Rencontre avec Elsa Leeb, la productrice qui fait du désir féminin une comédie populaire

Elle vient de coproduire son premier long métrage, Pour le plaisir, centré sur le couple à l’origine du Womanizer. Énergie débordante, grande sensibilité, une femme inspirante.
Elle est de celles que l’on suivrait sans hésiter tant son enthousiasme est communicatif. Elsa Leeb mène plusieurs vies à la fois.

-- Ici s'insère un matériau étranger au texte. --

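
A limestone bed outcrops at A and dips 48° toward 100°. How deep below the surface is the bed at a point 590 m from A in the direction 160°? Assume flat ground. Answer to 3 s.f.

328 m

The hole lies 60° from the dip direction, so the down-dip offset is 590 × cos 60° = 295.00 m.
Depth = down-dip offset × tan(dip) = 295.00 × tan 48° = 295.00 × 1.1106
Depth = 327.63 m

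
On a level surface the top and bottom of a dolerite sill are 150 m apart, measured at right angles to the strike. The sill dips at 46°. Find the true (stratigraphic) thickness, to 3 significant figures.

True thickness t = w · sin(dip) = 150 × sin 46°
t = 150 × 0.7193 = 107.901 m

108 m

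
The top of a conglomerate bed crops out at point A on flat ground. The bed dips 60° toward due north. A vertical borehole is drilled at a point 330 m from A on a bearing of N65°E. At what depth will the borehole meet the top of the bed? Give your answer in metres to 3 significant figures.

242 m

The hole lies 65° from the dip direction, so the down-dip offset is 330 × cos 65° = 139.46 m.
Depth = down-dip offset × tan(dip) = 139.46 × tan 60° = 139.46 × 1.7321
Depth = 241.56 m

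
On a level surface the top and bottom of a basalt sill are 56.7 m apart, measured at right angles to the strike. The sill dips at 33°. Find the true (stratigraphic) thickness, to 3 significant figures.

True thickness t = w · sin(dip) = 56.7 × sin 33°
t = 56.7 × 0.5446 = 30.881 m

30.9 m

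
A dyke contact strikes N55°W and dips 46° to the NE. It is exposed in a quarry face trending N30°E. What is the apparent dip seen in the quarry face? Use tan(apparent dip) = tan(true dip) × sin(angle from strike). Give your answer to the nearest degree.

The strike is N55°W and the section trends N30°E; the acute angle between them is β = 85°.
tan(apparent dip) = tan 46° · sin 85° = 1.0316
apparent dip = arctan 1.0316 = 45.89°

46°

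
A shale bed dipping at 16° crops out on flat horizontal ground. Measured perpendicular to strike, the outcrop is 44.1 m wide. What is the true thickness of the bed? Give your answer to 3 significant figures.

True thickness t = w · sin(dip) = 44.1 × sin 16°
t = 44.1 × 0.2756 = 12.156 m

12.2 m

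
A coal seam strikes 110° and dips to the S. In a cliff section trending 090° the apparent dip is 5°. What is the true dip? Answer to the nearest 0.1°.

14.3°

The section is 20° from the strike.
tan(true dip) = tan 5° / sin 20° = 0.2558
δ = arctan(0.2558) = 14.35°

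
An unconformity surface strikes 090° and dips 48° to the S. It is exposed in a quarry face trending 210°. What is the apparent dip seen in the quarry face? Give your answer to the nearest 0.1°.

Angle between strike (090°) and section (210°): β = 60°.
tan α = tan 48° × sin 60° = 1.1106 × 0.8660 = 0.9618
apparent dip = arctan 0.9618 = 43.89°

43.9°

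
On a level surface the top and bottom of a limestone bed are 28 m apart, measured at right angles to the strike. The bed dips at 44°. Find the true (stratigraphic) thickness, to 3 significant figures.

19.5 m

True thickness t = w · sin(dip) = 28 × sin 44°
t = 28 × 0.6947 = 19.450 m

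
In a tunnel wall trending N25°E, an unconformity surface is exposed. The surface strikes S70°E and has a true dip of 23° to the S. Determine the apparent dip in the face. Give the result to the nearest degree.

23°

The section lies 85° from the strike.
tan(apparent dip) = tan 23° · sin 85° = 0.4229
α = arctan(0.4229) = 22.92°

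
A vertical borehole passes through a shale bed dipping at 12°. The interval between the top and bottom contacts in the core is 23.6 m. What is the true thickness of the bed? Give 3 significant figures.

True thickness t = h · cos(dip) = 23.6 × cos 12°
t = 23.6 × 0.9781 = 23.084 m

23.1 m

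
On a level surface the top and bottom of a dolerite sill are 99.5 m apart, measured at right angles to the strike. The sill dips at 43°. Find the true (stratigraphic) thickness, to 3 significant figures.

67.9 m

True thickness t = w · sin(dip) = 99.5 × sin 43°
t = 99.5 × 0.6820 = 67.859 m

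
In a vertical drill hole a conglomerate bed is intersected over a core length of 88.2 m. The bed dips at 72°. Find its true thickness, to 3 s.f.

True thickness t = h · cos(dip) = 88.2 × cos 72°
t = 88.2 × 0.3090 = 27.255 m

27.3 m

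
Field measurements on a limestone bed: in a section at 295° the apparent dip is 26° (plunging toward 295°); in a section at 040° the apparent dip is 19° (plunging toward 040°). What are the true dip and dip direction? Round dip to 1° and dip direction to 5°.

The two traces are lines in the plane: v₁ = (sin 295°·cos 26°, cos 295°·cos 26°, −sin 26°), v₂ = (sin 40°·cos 19°, cos 40°·cos 19°, −sin 19°).
The plane normal is n = v₁ × v₂ ∝ (-0.194, 0.532, 0.821).
Dip δ = arctan(|n_h|/n_z) = arctan(0.566/0.821) = 34.6°.
The horizontal component of n points toward azimuth atan2(n_x, n_y) = 340°, the dip direction.

true dip 35°, dip direction 340°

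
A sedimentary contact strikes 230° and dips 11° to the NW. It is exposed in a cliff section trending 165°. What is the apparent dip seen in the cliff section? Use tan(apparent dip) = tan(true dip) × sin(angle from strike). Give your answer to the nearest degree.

The strike is 230° and the section trends 165°; the acute angle between them is β = 65°.
tan α = tan 11° × sin 65° = 0.1944 × 0.9063 = 0.1762
α = arctan(0.1762) = 9.99°

10°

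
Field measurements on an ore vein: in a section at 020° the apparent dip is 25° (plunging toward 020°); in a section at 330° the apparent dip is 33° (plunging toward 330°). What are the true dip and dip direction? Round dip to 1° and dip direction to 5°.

Represent each trace as a vector plunging at its apparent dip toward its trend (east-north-up frame): v₁ = (0.310, 0.852, -0.423), v₂ = (-0.419, 0.726, -0.545).
The plane normal is n = v₁ × v₂ ∝ (-0.157, 0.346, 0.582).
Dip δ = arctan(|n_h|/n_z) = arctan(0.380/0.582) = 33.1°.
The horizontal component of n points toward azimuth atan2(n_x, n_y) = 336°, the dip direction.

true dip 33°, dip direction 335°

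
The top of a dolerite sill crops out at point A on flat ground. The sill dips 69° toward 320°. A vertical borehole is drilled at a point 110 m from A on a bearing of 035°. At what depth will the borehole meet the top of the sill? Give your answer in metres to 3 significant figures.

74.2 m

The hole lies 75° from the dip direction, so the down-dip offset is 110 × cos 75° = 28.47 m.
Depth = down-dip offset × tan(dip) = 28.47 × tan 69° = 28.47 × 2.6051
Depth = 74.17 m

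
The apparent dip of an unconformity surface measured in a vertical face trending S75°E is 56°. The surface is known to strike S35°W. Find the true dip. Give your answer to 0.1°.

57.6°

β = acute angle between strike S35°W and section S75°E = 70°.
tan δ = tan α / sin β = tan 56° / sin 70° = 1.4826 / 0.9397 = 1.5777
true dip = arctan 1.5777 = 57.63°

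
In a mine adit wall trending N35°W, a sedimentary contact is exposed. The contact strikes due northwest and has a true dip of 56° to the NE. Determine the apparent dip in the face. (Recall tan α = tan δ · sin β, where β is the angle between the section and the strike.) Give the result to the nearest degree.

The section lies 10° from the strike.
tan(apparent dip) = tan 56° · sin 10° = 0.2574
α = arctan(0.2574) = 14.44°

14°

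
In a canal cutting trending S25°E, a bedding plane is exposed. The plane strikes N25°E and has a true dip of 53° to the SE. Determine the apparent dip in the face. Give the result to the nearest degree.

The strike is N25°E and the section trends S25°E; the acute angle between them is β = 50°.
tan α = tan 53° × sin 50° = 1.3270 × 0.7660 = 1.0166
apparent dip = arctan 1.0166 = 45.47°

45°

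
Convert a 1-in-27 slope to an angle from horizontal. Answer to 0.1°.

tan θ = 1/27 = 0.0370
θ = arctan(0.0370) = 2.12°

2.1°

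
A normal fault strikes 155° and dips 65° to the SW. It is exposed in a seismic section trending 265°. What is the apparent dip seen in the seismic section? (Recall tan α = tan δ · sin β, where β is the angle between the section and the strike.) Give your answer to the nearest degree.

Angle between strike (155°) and section (265°): β = 70°.
tan α = tan 65° × sin 70° = 2.1445 × 0.9397 = 2.0152
α = arctan(2.0152) = 63.61°

64°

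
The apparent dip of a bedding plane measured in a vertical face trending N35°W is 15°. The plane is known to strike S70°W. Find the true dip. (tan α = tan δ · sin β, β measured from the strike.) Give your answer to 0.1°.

The section is 75° from the strike.
tan(true dip) = tan 15° / sin 75° = 0.2774
δ = arctan(0.2774) = 15.50°

15.5°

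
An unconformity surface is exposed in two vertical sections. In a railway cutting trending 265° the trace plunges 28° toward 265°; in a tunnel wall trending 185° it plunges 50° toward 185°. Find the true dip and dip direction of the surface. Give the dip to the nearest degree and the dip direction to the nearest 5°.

true dip 51°, dip direction 200°

The two traces are lines in the plane: v₁ = (sin 265°·cos 28°, cos 265°·cos 28°, −sin 28°), v₂ = (sin 185°·cos 50°, cos 185°·cos 50°, −sin 50°).
The plane normal is n = v₁ × v₂ ∝ (-0.242, -0.648, 0.559).
Dip δ = arctan(|n_h|/n_z) = arctan(0.691/0.559) = 51.0°.
Dip direction = atan2(-0.242, -0.648) = 200° (azimuth of n's horizontal projection).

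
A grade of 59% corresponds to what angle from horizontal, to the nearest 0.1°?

30.5°

tan θ = 59/100 = 0.5900
θ = arctan(0.5900) = 30.54°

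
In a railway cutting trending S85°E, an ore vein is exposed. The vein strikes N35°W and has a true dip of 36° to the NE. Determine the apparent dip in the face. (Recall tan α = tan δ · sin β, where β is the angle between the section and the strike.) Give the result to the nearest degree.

29°

The strike is N35°W and the section trends S85°E; the acute angle between them is β = 50°.
tan(apparent dip) = tan 36° · sin 50° = 0.5566
α = arctan(0.5566) = 29.10°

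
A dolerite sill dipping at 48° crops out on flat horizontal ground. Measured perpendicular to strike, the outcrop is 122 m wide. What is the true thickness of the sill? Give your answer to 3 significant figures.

90.7 m

True thickness t = w · sin(dip) = 122 × sin 48°
t = 122 × 0.7431 = 90.664 m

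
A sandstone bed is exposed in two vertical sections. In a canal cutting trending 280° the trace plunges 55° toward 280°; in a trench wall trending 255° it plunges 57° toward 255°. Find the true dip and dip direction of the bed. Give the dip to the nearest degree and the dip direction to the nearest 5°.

true dip 57°, dip direction 260°

Each apparent-dip line lies in the plane. As unit vectors (x east, y north, z up), v₁ plunges 55°→280° and v₂ plunges 57°→255°.
n = v₁ × v₂ = (-0.199, -0.043, 0.132) (taken with n_z > 0).
True dip = arccos(n_z / |n|) = arccos(0.5442) = 57.0°.
Dip direction = azimuth of (n_x, n_y) = atan2(-0.199, -0.043) = 258°.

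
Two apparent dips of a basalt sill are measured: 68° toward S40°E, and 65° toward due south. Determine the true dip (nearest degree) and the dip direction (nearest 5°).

true dip 68°, dip direction 150°

Each apparent-dip line lies in the plane. As unit vectors (x east, y north, z up), v₁ plunges 68°→S40°E and v₂ plunges 65°→due south.
n = v₁ × v₂ = (0.132, -0.218, 0.102) (taken with n_z > 0).
Dip δ = arctan(|n_h|/n_z) = arctan(0.255/0.102) = 68.2°.
Dip direction = atan2(0.132, -0.218) = 149° (azimuth of n's horizontal projection).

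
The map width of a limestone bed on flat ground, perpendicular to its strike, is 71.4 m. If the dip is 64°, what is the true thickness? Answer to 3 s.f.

64.2 m

True thickness t = w · sin(dip) = 71.4 × sin 64°
t = 71.4 × 0.8988 = 64.174 m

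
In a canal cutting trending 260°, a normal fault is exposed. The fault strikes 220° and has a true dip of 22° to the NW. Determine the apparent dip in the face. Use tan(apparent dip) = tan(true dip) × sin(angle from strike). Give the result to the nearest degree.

15°

The strike is 220° and the section trends 260°; the acute angle between them is β = 40°.
tan(apparent dip) = tan 22° · sin 40° = 0.2597
apparent dip = arctan 0.2597 = 14.56°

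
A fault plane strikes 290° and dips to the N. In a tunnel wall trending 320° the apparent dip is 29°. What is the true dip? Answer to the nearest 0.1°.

The section is 30° from the strike.
tan(true dip) = tan 29° / sin 30° = 1.1086
δ = arctan(1.1086) = 47.95°

47.9°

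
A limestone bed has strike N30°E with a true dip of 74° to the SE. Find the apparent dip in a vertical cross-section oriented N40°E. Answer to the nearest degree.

Angle between strike (N30°E) and section (N40°E): β = 10°.
tan α = tan 74° × sin 10° = 3.4874 × 0.1736 = 0.6056
apparent dip = arctan 0.6056 = 31.20°

31°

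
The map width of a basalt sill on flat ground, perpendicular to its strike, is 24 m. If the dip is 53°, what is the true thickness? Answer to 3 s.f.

True thickness t = w · sin(dip) = 24 × sin 53°
t = 24 × 0.7986 = 19.167 m

19.2 m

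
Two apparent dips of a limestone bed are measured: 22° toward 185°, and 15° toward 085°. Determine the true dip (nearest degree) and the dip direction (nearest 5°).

true dip 28°, dip direction 145°

The two traces are lines in the plane: v₁ = (sin 185°·cos 22°, cos 185°·cos 22°, −sin 22°), v₂ = (sin 85°·cos 15°, cos 85°·cos 15°, −sin 15°).
The plane normal is n = v₁ × v₂ ∝ (0.271, -0.381, 0.882).
Dip δ = arctan(|n_h|/n_z) = arctan(0.468/0.882) = 27.9°.
Dip direction = atan2(0.271, -0.381) = 145° (azimuth of n's horizontal projection).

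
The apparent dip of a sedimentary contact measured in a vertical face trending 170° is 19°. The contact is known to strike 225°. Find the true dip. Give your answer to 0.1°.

The section is 55° from the strike.
tan(true dip) = tan 19° / sin 55° = 0.4203
δ = arctan(0.4203) = 22.80°

22.8°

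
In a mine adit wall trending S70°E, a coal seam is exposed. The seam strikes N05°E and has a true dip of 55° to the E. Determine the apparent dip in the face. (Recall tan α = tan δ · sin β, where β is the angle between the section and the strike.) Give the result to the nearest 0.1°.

54.1°

Angle between strike (N05°E) and section (S70°E): β = 75°.
tan α = tan 55° × sin 75° = 1.4281 × 0.9659 = 1.3795
α = arctan(1.3795) = 54.06°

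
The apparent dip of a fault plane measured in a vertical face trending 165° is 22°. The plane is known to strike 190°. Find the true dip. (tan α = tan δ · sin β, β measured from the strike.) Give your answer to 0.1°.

β = acute angle between strike 190° and section 165° = 25°.
tan(true dip) = tan 22° / sin 25° = 0.9560
δ = arctan(0.9560) = 43.71°

43.7°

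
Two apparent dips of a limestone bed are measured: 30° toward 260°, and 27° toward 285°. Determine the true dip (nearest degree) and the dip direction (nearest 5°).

The two traces are lines in the plane: v₁ = (sin 260°·cos 30°, cos 260°·cos 30°, −sin 30°), v₂ = (sin 285°·cos 27°, cos 285°·cos 27°, −sin 27°).
The plane normal is n = v₁ × v₂ ∝ (-0.184, -0.043, 0.326).
tan δ = √(n_x²+n_y²)/n_z = 0.189/0.326, so δ = 30.0°.
Dip direction = atan2(-0.184, -0.043) = 257° (azimuth of n's horizontal projection).

true dip 30°, dip direction 255°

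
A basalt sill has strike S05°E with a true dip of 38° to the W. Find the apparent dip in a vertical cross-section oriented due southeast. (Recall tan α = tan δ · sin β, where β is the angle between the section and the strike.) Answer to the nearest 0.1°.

26.7°

The strike is S05°E and the section trends due southeast; the acute angle between them is β = 40°.
tan(apparent dip) = tan 38° · sin 40° = 0.5022
apparent dip = arctan 0.5022 = 26.67°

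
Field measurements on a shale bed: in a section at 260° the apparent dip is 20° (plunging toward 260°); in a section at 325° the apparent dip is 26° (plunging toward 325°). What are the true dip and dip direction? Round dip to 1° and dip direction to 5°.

true dip 27°, dip direction 305°

The two traces are lines in the plane: v₁ = (sin 260°·cos 20°, cos 260°·cos 20°, −sin 20°), v₂ = (sin 325°·cos 26°, cos 325°·cos 26°, −sin 26°).
Cross product v₁ × v₂ gives the pole to the plane: n ∝ (-0.323, 0.229, 0.765).
Dip δ = arctan(|n_h|/n_z) = arctan(0.396/0.765) = 27.4°.
Dip direction = azimuth of (n_x, n_y) = atan2(-0.323, 0.229) = 305°.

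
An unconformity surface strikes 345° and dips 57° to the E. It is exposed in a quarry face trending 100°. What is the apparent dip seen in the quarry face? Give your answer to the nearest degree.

54°

The section lies 65° from the strike.
tan α = tan 57° × sin 65° = 1.5399 × 0.9063 = 1.3956
apparent dip = arctan 1.3956 = 54.38°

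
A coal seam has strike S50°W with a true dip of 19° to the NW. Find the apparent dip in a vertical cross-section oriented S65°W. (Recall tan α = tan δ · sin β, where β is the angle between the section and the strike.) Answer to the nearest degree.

Angle between strike (S50°W) and section (S65°W): β = 15°.
tan(apparent dip) = tan 19° · sin 15° = 0.0891
α = arctan(0.0891) = 5.09°

5°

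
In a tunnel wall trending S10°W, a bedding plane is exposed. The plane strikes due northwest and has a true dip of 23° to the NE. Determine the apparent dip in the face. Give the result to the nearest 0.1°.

The section lies 55° from the strike.
tan α = tan 23° × sin 55° = 0.4245 × 0.8192 = 0.3477
α = arctan(0.3477) = 19.17°

19.2°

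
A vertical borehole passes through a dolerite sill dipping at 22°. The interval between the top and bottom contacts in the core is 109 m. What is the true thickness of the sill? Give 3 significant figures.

True thickness t = h · cos(dip) = 109 × cos 22°
t = 109 × 0.9272 = 101.063 m

101 m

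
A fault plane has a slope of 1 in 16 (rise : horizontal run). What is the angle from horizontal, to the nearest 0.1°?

tan θ = 1/16 = 0.0625
θ = arctan(0.0625) = 3.58°

3.6°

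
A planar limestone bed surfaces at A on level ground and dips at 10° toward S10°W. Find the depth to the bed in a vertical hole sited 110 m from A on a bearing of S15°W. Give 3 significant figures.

The hole lies 5° from the dip direction, so the down-dip offset is 110 × cos 5° = 109.58 m.
Depth = down-dip offset × tan(dip) = 109.58 × tan 10° = 109.58 × 0.1763
Depth = 19.32 m

19.3 m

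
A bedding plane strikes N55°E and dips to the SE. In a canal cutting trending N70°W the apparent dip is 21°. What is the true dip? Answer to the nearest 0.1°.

β = acute angle between strike N55°E and section N70°W = 55°.
tan(true dip) = tan 21° / sin 55° = 0.4686
true dip = arctan 0.4686 = 25.11°

25.1°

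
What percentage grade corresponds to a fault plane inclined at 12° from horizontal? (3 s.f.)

21.3%

grade % = 100 × tan 12° = 100 × 0.2126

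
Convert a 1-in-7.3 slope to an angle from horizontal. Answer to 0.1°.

tan θ = 1/7.3 = 0.1370
θ = arctan(0.1370) = 7.80°

7.8°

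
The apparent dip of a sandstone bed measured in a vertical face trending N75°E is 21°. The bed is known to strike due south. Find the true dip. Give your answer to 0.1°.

The section is 75° from the strike.
tan(true dip) = tan 21° / sin 75° = 0.3974
δ = arctan(0.3974) = 21.67°

21.7°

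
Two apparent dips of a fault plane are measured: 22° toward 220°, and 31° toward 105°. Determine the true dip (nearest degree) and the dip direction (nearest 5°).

true dip 43°, dip direction 155°

The two traces are lines in the plane: v₁ = (sin 220°·cos 22°, cos 220°·cos 22°, −sin 22°), v₂ = (sin 105°·cos 31°, cos 105°·cos 31°, −sin 31°).
Cross product v₁ × v₂ gives the pole to the plane: n ∝ (0.283, -0.617, 0.720).
Dip δ = arctan(|n_h|/n_z) = arctan(0.679/0.720) = 43.3°.
The horizontal component of n points toward azimuth atan2(n_x, n_y) = 155°, the dip direction.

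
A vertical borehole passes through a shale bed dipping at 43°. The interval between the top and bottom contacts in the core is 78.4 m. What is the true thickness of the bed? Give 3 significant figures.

57.3 m

True thickness t = h · cos(dip) = 78.4 × cos 43°
t = 78.4 × 0.7314 = 57.338 m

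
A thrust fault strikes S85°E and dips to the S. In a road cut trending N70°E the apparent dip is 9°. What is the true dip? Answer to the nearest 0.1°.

20.5°

The section is 25° from the strike.
tan δ = tan α / sin β = tan 9° / sin 25° = 0.1584 / 0.4226 = 0.3748
true dip = arctan 0.3748 = 20.54°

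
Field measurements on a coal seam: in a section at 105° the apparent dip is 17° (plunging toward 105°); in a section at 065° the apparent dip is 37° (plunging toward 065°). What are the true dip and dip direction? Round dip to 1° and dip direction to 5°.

The two traces are lines in the plane: v₁ = (sin 105°·cos 17°, cos 105°·cos 17°, −sin 17°), v₂ = (sin 65°·cos 37°, cos 65°·cos 37°, −sin 37°).
Cross product v₁ × v₂ gives the pole to the plane: n ∝ (0.248, 0.344, 0.491).
True dip = arccos(n_z / |n|) = arccos(0.7567) = 40.8°.
Dip direction = azimuth of (n_x, n_y) = atan2(0.248, 0.344) = 36°.

true dip 41°, dip direction 035°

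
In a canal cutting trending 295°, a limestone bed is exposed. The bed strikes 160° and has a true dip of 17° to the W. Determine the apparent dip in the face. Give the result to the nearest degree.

The section lies 45° from the strike.
tan(apparent dip) = tan 17° · sin 45° = 0.2162
apparent dip = arctan 0.2162 = 12.20°

12°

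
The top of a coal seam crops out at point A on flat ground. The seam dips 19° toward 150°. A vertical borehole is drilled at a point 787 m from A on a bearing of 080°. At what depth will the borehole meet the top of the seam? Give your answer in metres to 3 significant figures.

The hole lies 70° from the dip direction, so the down-dip offset is 787 × cos 70° = 269.17 m.
Depth = down-dip offset × tan(dip) = 269.17 × tan 19° = 269.17 × 0.3443
Depth = 92.68 m

92.7 m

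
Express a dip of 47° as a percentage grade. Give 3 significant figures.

grade % = 100 × tan 47° = 100 × 1.0724

107%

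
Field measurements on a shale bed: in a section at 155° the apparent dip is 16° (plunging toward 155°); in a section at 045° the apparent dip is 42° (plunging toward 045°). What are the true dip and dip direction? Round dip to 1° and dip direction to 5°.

true dip 48°, dip direction 080°

Each apparent-dip line lies in the plane. As unit vectors (x east, y north, z up), v₁ plunges 16°→155° and v₂ plunges 42°→045°.
The plane normal is n = v₁ × v₂ ∝ (0.728, 0.127, 0.671).
tan δ = √(n_x²+n_y²)/n_z = 0.739/0.671, so δ = 47.7°.
The horizontal component of n points toward azimuth atan2(n_x, n_y) = 80°, the dip direction.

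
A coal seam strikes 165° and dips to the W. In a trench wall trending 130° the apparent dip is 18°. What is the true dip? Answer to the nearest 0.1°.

β = acute angle between strike 165° and section 130° = 35°.
tan δ = tan α / sin β = tan 18° / sin 35° = 0.3249 / 0.5736 = 0.5665
δ = arctan(0.5665) = 29.53°

29.5°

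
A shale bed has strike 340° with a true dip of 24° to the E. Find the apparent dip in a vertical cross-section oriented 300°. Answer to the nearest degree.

16°

The strike is 340° and the section trends 300°; the acute angle between them is β = 40°.
tan(apparent dip) = tan 24° · sin 40° = 0.2862
α = arctan(0.2862) = 15.97°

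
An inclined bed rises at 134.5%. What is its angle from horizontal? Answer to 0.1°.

tan θ = 134.5/100 = 1.3450
θ = arctan(1.3450) = 53.37°

53.4°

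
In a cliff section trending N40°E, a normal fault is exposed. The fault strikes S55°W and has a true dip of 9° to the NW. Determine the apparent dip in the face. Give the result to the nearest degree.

Angle between strike (S55°W) and section (N40°E): β = 15°.
tan(apparent dip) = tan 9° · sin 15° = 0.0410
α = arctan(0.0410) = 2.35°

2°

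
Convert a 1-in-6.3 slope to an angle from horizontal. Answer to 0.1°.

9.0°

tan θ = 1/6.3 = 0.1587
θ = arctan(0.1587) = 9.02°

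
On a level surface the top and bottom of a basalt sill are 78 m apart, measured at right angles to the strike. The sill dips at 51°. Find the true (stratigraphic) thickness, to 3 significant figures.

60.6 m

True thickness t = w · sin(dip) = 78 × sin 51°
t = 78 × 0.7771 = 60.617 m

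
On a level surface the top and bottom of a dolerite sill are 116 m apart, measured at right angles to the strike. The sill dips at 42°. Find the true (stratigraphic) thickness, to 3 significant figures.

77.6 m

True thickness t = w · sin(dip) = 116 × sin 42°
t = 116 × 0.6691 = 77.619 m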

Productrice de cinéma, entrepreneuse, mère de famille, le TGV comme deuxième maison, elle mène de front mille projets avec une intensité rare. Son secret : un sens de l’organisation poussé hérité de sa mère et une conviction simple : les histoires ont le pouvoir de créer du lien. Si son film traite du désir féminin, il est pourtant loin du manifeste militant. Elsa Leeb voulait avant tout «une œuvre qui rassemble». Une comédie tendre portée par Alexandra Lamy et François Cluzet qui aborde un sujet délicat avec humour et pudeur.

«Le sex-toy n’était qu’un prétexte, souligne-t-elle. Ce qui nous intéressait, c’était le couple, l’amour et la manière dont on parle du désir». Après des études à New York, elle débute dans les relations presse cinéma et travaille rapidement avec les plus grands : Michael Haneke, Paolo Sorrentino, Pedro Almodóvar… Son premier Festival de Cannes est marqué par la Palme d’or d’« Amour ». Une immersion fulgurante et, surtout, une vision panoramique de toute la chaîne cinématographique. Elsa Leeb ressent alors vite le besoin d’être à l’origine du processus créatif.
Produire, développer des projets : une manière certaine de s’épanouir. Avec son associé David Solal, elle fonde la société Backstory, un nom désignant tout ce qu’on ne filme pas, mais que l’on écrit pour construire des personnages. Faute de moyens, ils commencent par produire des bandes-annonces et des courts-métrages avant de développer leurs propres films. Aujourd’hui, la productrice revendique un cinéma populaire mais exigeant, nourri de sujets de société et d’émotion. Depuis la Suisse, où elle vit avec sa famille, elle imagine déjà de nouveaux projets, dont un festival de cinéma tourné vers la transmission et les métiers de l’ombre. Chez Elsa Leeb, l’humour demeure une boussole. «Il n’efface pas les problèmes, dit-elle, mais il apporte de la lumière.»